Nach mehreren öffentlichen Statements, in denen er die mediale Darstellung seiner Person kritisierte, überrollte Kliemann ein massiver Shitstorm. Im Juli 2022 trat er vorübergehend als Geschäftsführer des von ihm gegründeten Kreativprojekts “Kliemannsland” zurück und zog sich selbst aus der Öffentlichkeit. Die Staatsanwaltschaft ermittelte nach dem Medienecho gegen Kliemann. Das Strafverfahren wurde jedoch gegen eine Zahlung von 20.000 Euro eingestellt. Im April 2023 trat Kliemann wieder in die Öffentlichkeit.

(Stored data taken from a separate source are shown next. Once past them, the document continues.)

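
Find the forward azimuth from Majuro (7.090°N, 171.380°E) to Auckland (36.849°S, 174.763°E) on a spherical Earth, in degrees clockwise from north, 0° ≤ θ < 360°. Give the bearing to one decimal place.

176.1°

Δλ = 174.763 − 171.380 = 3.383°.
θ = atan2( sin Δλ · cos φ₂ , cos φ₁ · sin φ₂ − sin φ₁ · cos φ₂ · cos Δλ )
  = atan2(0.04722, -0.69372) = 176.106° → normalised to [0°, 360°): 176.106°.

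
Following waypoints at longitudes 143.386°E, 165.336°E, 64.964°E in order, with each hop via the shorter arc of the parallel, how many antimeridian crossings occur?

0

Leg 1: +143.386° → +165.336°, shortest Δλ = 21.95° (east) — does not cross 180°.
Leg 2: +165.336° → +64.964°, shortest Δλ = -100.372° (west) — does not cross 180°.
Total crossings: 0.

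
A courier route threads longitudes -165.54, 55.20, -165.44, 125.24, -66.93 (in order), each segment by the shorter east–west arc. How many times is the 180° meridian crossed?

Leg 1: -165.54° → +55.20°, shortest Δλ = -139.26° (west) — crosses 180°.
Leg 2: +55.20° → -165.44°, shortest Δλ = 139.36° (east) — crosses 180°.
Leg 3: -165.44° → +125.24°, shortest Δλ = -69.32° (west) — crosses 180°.
Leg 4: +125.24° → -66.93°, shortest Δλ = 167.83° (east) — crosses 180°.
Total crossings: 4.

4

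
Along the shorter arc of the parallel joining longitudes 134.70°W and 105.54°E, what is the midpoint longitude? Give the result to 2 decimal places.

Signed shortest Δλ from -134.70° to +105.54° is -119.76°.
Midpoint longitude = -134.70° + (-119.76°)/2 = -134.70° − 59.88° = -194.58°.
Normalise into (−180°, 180°]: +165.42°.
(The naïve average (-134.70 + +105.54)/2 = -14.58° is on the wrong side of the globe.)

165.42°E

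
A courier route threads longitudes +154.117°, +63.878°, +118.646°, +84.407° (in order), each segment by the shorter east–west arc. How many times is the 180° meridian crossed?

Leg 1: +154.117° → +63.878°, shortest Δλ = -90.239° (west) — does not cross 180°.
Leg 2: +63.878° → +118.646°, shortest Δλ = 54.768° (east) — does not cross 180°.
Leg 3: +118.646° → +84.407°, shortest Δλ = -34.239° (west) — does not cross 180°.
Total crossings: 0.

0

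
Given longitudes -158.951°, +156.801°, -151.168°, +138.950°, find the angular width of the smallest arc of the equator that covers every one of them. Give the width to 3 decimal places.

Sort the longitudes: -158.951°, -151.168°, +138.950°, +156.801°.
Eastward gaps between consecutive values (wrapping around): 7.783°, 290.118°, 17.851°, 44.248°.
Largest gap = 290.118° ⇒ minimal covering band is its complement: 360° − 290.118° = 69.882°.
Band runs from +138.950° eastward to -151.168°, crossing the antimeridian.

69.882°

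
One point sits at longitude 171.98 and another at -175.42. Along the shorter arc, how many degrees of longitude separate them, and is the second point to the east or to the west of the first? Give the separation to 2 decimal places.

12.60° east

Raw difference: -175.42 − 171.98 = -347.4°.
Normalise into (−180°, 180°]: -347.4° + 360° = 12.6°.
Positive ⇒ the second point lies to the east; separation 12.60°.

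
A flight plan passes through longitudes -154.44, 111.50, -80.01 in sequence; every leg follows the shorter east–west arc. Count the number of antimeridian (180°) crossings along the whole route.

2

Leg 1: -154.44° → +111.50°, shortest Δλ = -94.06° (west) — crosses 180°.
Leg 2: +111.50° → -80.01°, shortest Δλ = 168.49° (east) — crosses 180°.
Total crossings: 2.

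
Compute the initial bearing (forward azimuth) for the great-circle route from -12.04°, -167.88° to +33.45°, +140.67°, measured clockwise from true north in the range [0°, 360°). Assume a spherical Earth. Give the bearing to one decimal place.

314.8°

Δλ = 140.67 − -167.88 = 308.55°; wrapped into (−180°, 180°]: -51.45°.
θ = atan2( sin Δλ · cos φ₂ , cos φ₁ · sin φ₂ − sin φ₁ · cos φ₂ · cos Δλ )
  = atan2(-0.65253, 0.64755) = -45.220° → normalised to [0°, 360°): 314.780°.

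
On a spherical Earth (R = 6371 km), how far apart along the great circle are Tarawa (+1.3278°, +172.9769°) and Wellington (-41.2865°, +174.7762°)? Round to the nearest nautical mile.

Δλ = 174.7762 − 172.9769 = 1.7993°.
Δφ = -41.2865 − 1.3278 = -42.6143°.
a = sin²(Δφ/2) + cos φ₁ · cos φ₂ · sin²(Δλ/2) = 0.132221.
c = 2·atan2(√a, √(1−a)) = 0.74431 rad → d = 6371·c ≈ 4741.98 km ≈ 2560.46 nmi.

2560 nmi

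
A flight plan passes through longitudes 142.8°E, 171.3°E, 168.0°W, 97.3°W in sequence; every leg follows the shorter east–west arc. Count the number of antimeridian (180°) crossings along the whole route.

Leg 1: +142.8° → +171.3°, shortest Δλ = 28.5° (east) — does not cross 180°.
Leg 2: +171.3° → -168.0°, shortest Δλ = 20.7° (east) — crosses 180°.
Leg 3: -168.0° → -97.3°, shortest Δλ = 70.7° (east) — does not cross 180°.
Total crossings: 1.

1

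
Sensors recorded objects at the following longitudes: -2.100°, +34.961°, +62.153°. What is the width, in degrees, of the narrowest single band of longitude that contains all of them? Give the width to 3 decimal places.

Sort the longitudes: -2.100°, +34.961°, +62.153°.
Eastward gaps between consecutive values (wrapping around): 37.061°, 27.192°, 295.747°.
Largest gap = 295.747° ⇒ minimal covering band is its complement: 360° − 295.747° = 64.253°.
Band runs from -2.100° eastward to +62.153°.

64.253°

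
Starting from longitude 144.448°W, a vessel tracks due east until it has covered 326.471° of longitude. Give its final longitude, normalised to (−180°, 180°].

177.977°W

Start at -144.448°; shift +326.471° → +182.023°.
+182.023° lies outside (−180°, 180°]; subtract 360° → -177.977°.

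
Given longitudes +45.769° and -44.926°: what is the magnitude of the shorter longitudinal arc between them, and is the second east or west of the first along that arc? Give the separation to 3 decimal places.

Raw difference: -44.926 − 45.769 = -90.695°.
Normalise into (−180°, 180°]: -90.695° stays -90.695°.
Negative ⇒ the second point lies to the west; separation 90.695°.

90.695° west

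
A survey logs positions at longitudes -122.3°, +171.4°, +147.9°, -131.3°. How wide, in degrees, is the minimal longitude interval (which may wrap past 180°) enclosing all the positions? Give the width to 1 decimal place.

Sort the longitudes: -131.3°, -122.3°, +147.9°, +171.4°.
Eastward gaps between consecutive values (wrapping around): 9.0°, 270.2°, 23.5°, 57.3°.
Largest gap = 270.2° ⇒ minimal covering band is its complement: 360° − 270.2° = 89.8°.
Band runs from +147.9° eastward to -122.3°, crossing the antimeridian.

89.8°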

Ein ständiges Spannungsfeld
Vermischt sich Verdachtsberichterstattung mit Sensationsjournalismus, kann dies für die Verdächtigten erhebliche Folgen haben. Raffaele Sollecito hat dies am eigenen Leib erfahren. Im Jahr 2007 wird er gemeinsam mit seiner damaligen Freundin Amanda Knox in Italien des Mordes verdächtigt. In seinem Buch „Honour Bound“ beschreibt er, wie er diese Zeit wahrgenommen hat. In einem Gespräch mit uns berichtet er davon, wie Berichterstattungen sein Leben nachhaltig verändert haben.
Wer über einen Verdacht berichtet, bewegt sich in einem ständigen Spannungsfeld. Die Verdachtsberichterstattung ist ein notwendiges Instrument, um Missstände aufzudecken und die Öffentlichkeit über relevante Themen zu informieren. Gleichzeitig birgt sie das Risiko der Vorverurteilung und Rufschädigung der betroffenen Personen. Die Balance zwischen investigativer Neugier und ethischer Verantwortung ist dabei von essenzieller Bedeutung.
Journalistinnen und Journalisten müssen sorgfältig recherchieren, beide Seiten beleuchten und den Pressekodex beachten, um die Integrität ihrer Arbeit zu wahren. Trotz aller Sorgfalt bleibt die Gratwanderung bestehen – zwischen dem Recht der Öffentlichkeit auf Information und dem Schutz der Persönlichkeitsrechte. Verdachtsberichterstattung ist somit ein unverzichtbares, jedoch hochsensibles Werkzeug im Arsenal des investigativen Journalismus.